Review: kwn at Jazz Cafe, 13/10/25

The R&B singer proved that her whirlwind success in 2025 is not a fluke, but simply the beginning of an illustrious career ahead.


In a year, kwn has managed to go from selling hard copies of her breakout single ‘Worst Behaviour’ for £1.99 with her manager, to touring with Kehlani on her Crash World Tour at the top of 2025, playing the main stage at Wireless Festival, and selling out her debut tour, with all due respect. Though you would never be able to tell that her Jazz Cafe show was her first London stop on her first headline show. In fact, it almost feels too small for her stardom – emphasised by the packed venue of enthused fans singing every word of every song, and kwn herself remarking that this show is probably the last time she can do something this intimate. “I want to be selling out stadiums,” she tells us all earnestly after performing ‘Bite Me’ on entry.
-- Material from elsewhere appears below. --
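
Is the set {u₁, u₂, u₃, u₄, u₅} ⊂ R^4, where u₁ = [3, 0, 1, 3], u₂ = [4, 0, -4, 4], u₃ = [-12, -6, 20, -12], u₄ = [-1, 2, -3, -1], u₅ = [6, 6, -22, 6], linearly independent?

linearly dependent

There are 5 vectors in a 4-dimensional space, so they cannot be linearly independent.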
It’s clear that kwn is not only one of UK R&B’s most prominent emerging stars, but an artist with a laser-sharp direction and focus. Lyrically, her music explores the trials and tribulations of love and relationships – which doesn’t sound that distinct from the usual subjects discussed in R&B – except kwn is unabashedly queer in her storytelling. She leaves no room for doubt, her music is by a queer woman who has had experiences with other queer women, and will not be forced to inhabit a “conventional” heteronormative idea of femininity. This is also reflected in the audience; an audience brimming queer people of colour, excited to hear their relationships and experiences reflected in modern R&B. kwn performs ‘Stand On It’ with the cool and calm demeanour she’s become known for, while the audience sings “I do get jealous, but I’m not embarrassed/ ain’t gon’ love you in private” with fervour back to her. This is a room celebrating the triumphant success of one of their own, and it’s not lost on any of us that a masc-presenting woman singing about queer relationships is a huge feat in an increasingly hostile sociopolitical climate.

And it’s not lost on kwn that there is true love and gratitude in the room for her. From introducing her family, who are sitting up in the balcony, to the audience, to shouting out her childhood friends and school teachers who also came to support her. To receiving gifts from superfans (a lego set and a used bra…), and to the sea of phones in the audience who had facetimed the fans who couldn’t make it to the gig but still wanted to show their support. The room was brimming with warmth and community as kwn’s distinct and unwavering vocals serenaded us with all her fan-favourite hits; ‘Eyes Wide Open’, ‘Do What I Say’, ‘Talk You Through it’. The latter featured an impromptu a cappella vocal performance from the whole audience, who sang each member of Flo’s verse word for word and bar for bar, while kwn looked at her fans with pride and disbelief.

There were also welcome surprises, for example, kwn’s soulful cover of ‘Escape (The Piña Colada Song)’ by Rupert Holmes, and the singer inviting a fan on stage to sing Kehlani’s verse on ‘Clothes Off’. It was an intimate show made possible by the loving and community feeling fostered by the Jazz Cafe, and one that we will never forget. When we look back on kwn’s ascent, this is will be one of those historic moments future fans will wish to have been a part of.